Ainda que o faça a contragosto, vai ter de assumir alterações nesta matéria, o que nunca imaginou fazer, tanto mais que perturba necessariamente parceiros e poderes que prefere sempre ver a seu lado. Aliás, basta reler uma entrevista do actual Secretário de Estado do Desporto (17/10 ao jornal Record) para perceber que nem sequer queria falar do assunto. Sobre o jogo online diz: “Legalizámos esta situação no país em 2015, era nessa altura que deveríamos ter olhado para este tema.” E a seguir afirma que “as apostas desportivas têm subjacentes direitos desportivos”, acrescentando um conjunto de argumentos de ocasião para não aceitar qualquer revisão das leis.
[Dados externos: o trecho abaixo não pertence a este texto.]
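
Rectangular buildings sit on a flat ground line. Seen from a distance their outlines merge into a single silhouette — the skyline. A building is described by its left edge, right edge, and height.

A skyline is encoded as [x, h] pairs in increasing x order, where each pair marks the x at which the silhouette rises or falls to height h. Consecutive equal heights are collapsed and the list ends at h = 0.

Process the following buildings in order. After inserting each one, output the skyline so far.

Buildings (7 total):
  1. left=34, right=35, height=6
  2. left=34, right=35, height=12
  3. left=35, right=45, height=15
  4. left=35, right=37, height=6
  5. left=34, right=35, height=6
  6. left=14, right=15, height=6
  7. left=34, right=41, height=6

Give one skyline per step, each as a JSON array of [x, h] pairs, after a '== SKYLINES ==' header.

== SKYLINES ==
[[34,6],[35,0]]
[[34,12],[35,0]]
[[34,12],[35,15],[45,0]]
[[34,12],[35,15],[45,0]]
[[34,12],[35,15],[45,0]]
[[14,6],[15,0],[34,12],[35,15],[45,0]]
[[14,6],[15,0],[34,12],[35,15],[45,0]]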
Entretanto, algo foi mudando. E quem nunca se incomodou com a injustiça e desequilíbrio na distribuição pelo desporto destas receitas e se manteve em defesa da sua legislação, percebeu que já não podia mais esconder, e vem procurando encontrar uma saída. Percebe-se que tenham “acordado” para a injustiça com 10 anos de atraso e que do “Não” de Outubro se tenha passado para um “Sim, talvez” a uma possível alteração legislativa. Coincidem, aliás, no tempo e na forma, declarações nesse sentido de Luís Montenegro, Pedro Duarte, Fernando Gomes e até mesmo de Pedro Dias.
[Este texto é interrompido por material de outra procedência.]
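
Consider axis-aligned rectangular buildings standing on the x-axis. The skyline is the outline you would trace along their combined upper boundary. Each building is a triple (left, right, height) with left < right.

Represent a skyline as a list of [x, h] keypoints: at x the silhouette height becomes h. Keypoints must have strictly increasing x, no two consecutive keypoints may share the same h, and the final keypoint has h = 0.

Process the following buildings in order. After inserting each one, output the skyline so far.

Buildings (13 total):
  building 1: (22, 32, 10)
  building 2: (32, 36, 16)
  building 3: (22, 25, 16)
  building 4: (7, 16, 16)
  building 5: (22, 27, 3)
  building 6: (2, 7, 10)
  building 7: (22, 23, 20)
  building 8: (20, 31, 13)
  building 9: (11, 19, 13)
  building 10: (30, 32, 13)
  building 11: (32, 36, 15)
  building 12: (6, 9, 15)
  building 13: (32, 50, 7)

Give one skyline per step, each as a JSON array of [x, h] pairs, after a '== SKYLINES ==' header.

== SKYLINES ==
[[22,10],[32,0]]
[[22,10],[32,16],[36,0]]
[[22,16],[25,10],[32,16],[36,0]]
[[7,16],[16,0],[22,16],[25,10],[32,16],[36,0]]
[[7,16],[16,0],[22,16],[25,10],[32,16],[36,0]]
[[2,10],[7,16],[16,0],[22,16],[25,10],[32,16],[36,0]]
[[2,10],[7,16],[16,0],[22,20],[23,16],[25,10],[32,16],[36,0]]
[[2,10],[7,16],[16,0],[20,13],[22,20],[23,16],[25,13],[31,10],[32,16],[36,0]]
[[2,10],[7,16],[16,13],[19,0],[20,13],[22,20],[23,16],[25,13],[31,10],[32,16],[36,0]]
[[2,10],[7,16],[16,13],[19,0],[20,13],[22,20],[23,16],[25,13],[32,16],[36,0]]
[[2,10],[7,16],[16,13],[19,0],[20,13],[22,20],[23,16],[25,13],[32,16],[36,0]]
[[2,10],[6,15],[7,16],[16,13],[19,0],[20,13],[22,20],[23,16],[25,13],[32,16],[36,0]]
[[2,10],[6,15],[7,16],[16,13],[19,0],[20,13],[22,20],[23,16],[25,13],[32,16],[36,7],[50,0]]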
Houve um processo eleitoral que os despertou, claramente! Só que nenhuma das suas declarações aponta para uma reflexão séria e justa que conduza a novos critérios de distribuição, mas estas antes revelam uma precaução que significa simplesmente não diminuir as receitas dos que mais recebem e prepara o ‘prato de lentilhas’ para ‘calar’ os que nada recebem. E estarão todos de acordo em chamar-lhe, hipocritamente (não há outro termo para descrever esta atitude), fundo de solidariedade. Prossiga o banquete mas providencie-se a sopa dos pobres?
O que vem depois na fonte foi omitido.